Transtorno disfórico pré-menstrual: Conheça a “super” TPM

A tensão pré-menstrual (TPM) costuma ser o momento mais estressante do mês para a maioria das mulheres. Mas quando os sintomas se tornam severos, ocorre algo chamado transtorno disfórico pré-menstrual (TDPM).
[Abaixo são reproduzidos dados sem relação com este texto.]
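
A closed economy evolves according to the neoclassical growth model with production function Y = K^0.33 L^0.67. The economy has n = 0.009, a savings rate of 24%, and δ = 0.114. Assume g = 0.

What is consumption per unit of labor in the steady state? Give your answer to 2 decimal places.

Steady state requires s·f(k) = (n + δ)·k, i.e. s·k^α = (n + δ)·k.
Dividing both sides by k: k^(1−α) = s / (n + δ).
k^0.67 = 0.24 / (0.009 + 0.114) = 0.24 / 0.123 = 1.9512
k* = 1.9512^(1/0.67) ≈ 2.7120
y* = (k*)^α = 2.7120^0.33 ≈ 1.3899
c* = (1 − s)·y* = (1 − 0.24) × 1.3899 ≈ 1.0563

c* = 1.06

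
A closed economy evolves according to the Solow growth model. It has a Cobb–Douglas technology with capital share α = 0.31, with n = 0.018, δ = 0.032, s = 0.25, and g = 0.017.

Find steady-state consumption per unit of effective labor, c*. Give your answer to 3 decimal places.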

Embora esse termo seja pouco conhecido, é classificado como um transtorno depressivo e afeta entre 5% e 8% das mulheres em idade fértil. 

Dessa maneira, é causado por uma alteração nos receptores de serotonina (neurotransmissor que regula o humor). Sendo assim, os níveis baixos dessa substância fazem a pessoa apresentar reações emocionais acentuadas e desproporcionais aos estímulos externos.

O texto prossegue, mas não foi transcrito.